Many observers point to how Federal Reserve policies have kept interest rates low since 2008. However, the Federal Reserve announced during their December meeting that it will begin reversing its easing policies when the job market improves substantially, when the unemployment rate falls to 6.5%, or when inflation exceeds 2.5% per year. Current forecasts call for ~2% growth in the US in 2013 and ~15% chance of a recession — admittedly not an immaterial probability. So here again, 2013 likely will not vindicate interest rate speculators and bond short sellers.

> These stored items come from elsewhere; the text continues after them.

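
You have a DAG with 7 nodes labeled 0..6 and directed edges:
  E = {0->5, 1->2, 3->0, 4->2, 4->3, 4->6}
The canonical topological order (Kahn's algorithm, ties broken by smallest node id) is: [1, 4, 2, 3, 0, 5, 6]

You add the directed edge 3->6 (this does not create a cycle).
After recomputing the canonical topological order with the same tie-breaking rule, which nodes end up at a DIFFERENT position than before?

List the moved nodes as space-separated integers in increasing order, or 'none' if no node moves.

Old toposort: [1, 4, 2, 3, 0, 5, 6]
Added edge 3->6
Recompute Kahn (smallest-id tiebreak):
  initial in-degrees: [1, 0, 2, 1, 0, 1, 2]
  ready (indeg=0): [1, 4]
  pop 1: indeg[2]->1 | ready=[4] | order so far=[1]
  pop 4: indeg[2]->0; indeg[3]->0; indeg[6]->1 | ready=[2, 3] | order so far=[1, 4]
  pop 2: no out-edges | ready=[3] | order so far=[1, 4, 2]
  pop 3: indeg[0]->0; indeg[6]->0 | ready=[0, 6] | order so far=[1, 4, 2, 3]
  pop 0: indeg[5]->0 | ready=[5, 6] | order so far=[1, 4, 2, 3, 0]
  pop 5: no out-edges | ready=[6] | order so far=[1, 4, 2, 3, 0, 5]
  pop 6: no out-edges | ready=[] | order so far=[1, 4, 2, 3, 0, 5, 6]
New canonical toposort: [1, 4, 2, 3, 0, 5, 6]
Compare positions:
  Node 0: index 4 -> 4 (same)
  Node 1: index 0 -> 0 (same)
  Node 2: index 2 -> 2 (same)
  Node 3: index 3 -> 3 (same)
  Node 4: index 1 -> 1 (same)
  Node 5: index 5 -> 5 (same)
  Node 6: index 6 -> 6 (same)
Nodes that changed position: none

Answer: none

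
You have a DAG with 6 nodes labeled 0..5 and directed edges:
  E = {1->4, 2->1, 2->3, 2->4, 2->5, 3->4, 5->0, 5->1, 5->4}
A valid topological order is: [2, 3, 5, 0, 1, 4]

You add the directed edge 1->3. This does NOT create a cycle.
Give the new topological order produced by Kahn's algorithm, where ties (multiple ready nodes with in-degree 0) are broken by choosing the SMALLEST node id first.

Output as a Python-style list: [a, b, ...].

Answer: [2, 5, 0, 1, 3, 4]

Derivation:
Old toposort: [2, 3, 5, 0, 1, 4]
Added edge: 1->3
Position of 1 (4) > position of 3 (1). Must reorder: 1 must now come before 3.
Run Kahn's algorithm (break ties by smallest node id):
  initial in-degrees: [1, 2, 0, 2, 4, 1]
  ready (indeg=0): [2]
  pop 2: indeg[1]->1; indeg[3]->1; indeg[4]->3; indeg[5]->0 | ready=[5] | order so far=[2]
  pop 5: indeg[0]->0; indeg[1]->0; indeg[4]->2 | ready=[0, 1] | order so far=[2, 5]
  pop 0: no out-edges | ready=[1] | order so far=[2, 5, 0]
  pop 1: indeg[3]->0; indeg[4]->1 | ready=[3] | order so far=[2, 5, 0, 1]
  pop 3: indeg[4]->0 | ready=[4] | order so far=[2, 5, 0, 1, 3]
  pop 4: no out-edges | ready=[] | order so far=[2, 5, 0, 1, 3, 4]
  Result: [2, 5, 0, 1, 3, 4]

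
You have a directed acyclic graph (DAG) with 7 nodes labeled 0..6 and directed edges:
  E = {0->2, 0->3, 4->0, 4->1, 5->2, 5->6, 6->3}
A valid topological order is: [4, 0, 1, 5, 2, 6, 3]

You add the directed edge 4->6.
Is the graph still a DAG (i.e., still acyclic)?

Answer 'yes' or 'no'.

Answer: yes

Derivation:
Given toposort: [4, 0, 1, 5, 2, 6, 3]
Position of 4: index 0; position of 6: index 5
New edge 4->6: forward
Forward edge: respects the existing order. Still a DAG, same toposort still valid.
Still a DAG? yes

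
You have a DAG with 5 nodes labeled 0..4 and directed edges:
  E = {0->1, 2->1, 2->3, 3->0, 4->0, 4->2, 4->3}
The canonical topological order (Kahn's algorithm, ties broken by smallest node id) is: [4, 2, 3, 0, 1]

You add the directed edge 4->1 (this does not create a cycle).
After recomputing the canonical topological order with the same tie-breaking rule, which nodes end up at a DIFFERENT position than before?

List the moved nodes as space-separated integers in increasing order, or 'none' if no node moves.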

In 1946 the debt was 120% of the GDP. It went straight down to about 32% in 1973. We had increased spending and deficits almost every year. The debt in dollars almost doubled. Real median household income surged 74% while CEO’s earned 50 times what their workers earned; it is 500 times today. The GDP averaged 3.8% growth. The U.S. resolved a debt crisis with more debt. Interest rates will rise eventually. That is not all bad. This would likely mean the unleashing of pent-up demand. And, the resultant weak dollar would boost exports of solar panels and the produce of sustainable agriculture for which there is strong demand in Europe and Japan. So, household books balance and run surpluses while the government takes on debt as the lender, consumer, and with QE, even borrower, of last resort.
Why is spurring demand and high employment more critical than deficit
reduction in 2013?
Most Baby Boomers will be hard pressed to fund retirement either by both having saved too little and suffered poor investment advice, or perhaps simply needing to draw down funds in a prolonged down market. A cursory look at the math gives us numbers that seem to fall into place like a game of Tetris. By 2030,
- Roughly 30% of the US population will be over the age of 65.
- According to MSN Money, about a third of those who are 10 years away from their planned retirement age have saved less than $25,000 which is $875,000 short of the Employee Benefit Research Institute suggested $900,000 that a typical person would need to live out his or her retirement years.
- Currently about 10% of seniors live in poverty; this number is bound to increase as more people who have inadequate savings reach retirement age, and Social Security fails to keep up with inflation.
Taking these numbers into consideration with the fact the consistent austerian policies very likely mean the U.S. faces a multi-decadal drop in aggregate demand — the main driver of growth which is in turn the most tried and true process for debt reduction — serious policy challenges face the US. This underscores the need to create jobs first and build a strong revenue base around a clean economy so that pollution does not eat away the gains via increased healthcare costs and decreased land values. Austerity mostly leads to more lay-offs, comparatively weak job creation (with low wages and benefit packages requiring taxpayers to pick up the costs, and a environment where wages stagnate or fall. Stunted wage growth may bode in the short run for the Oligarchy, but not the well being of the the majority of U.S. citizens whose labor and tax-dollars are used to finance its mighty military and Too-Big To-Fail-or-Jail banks.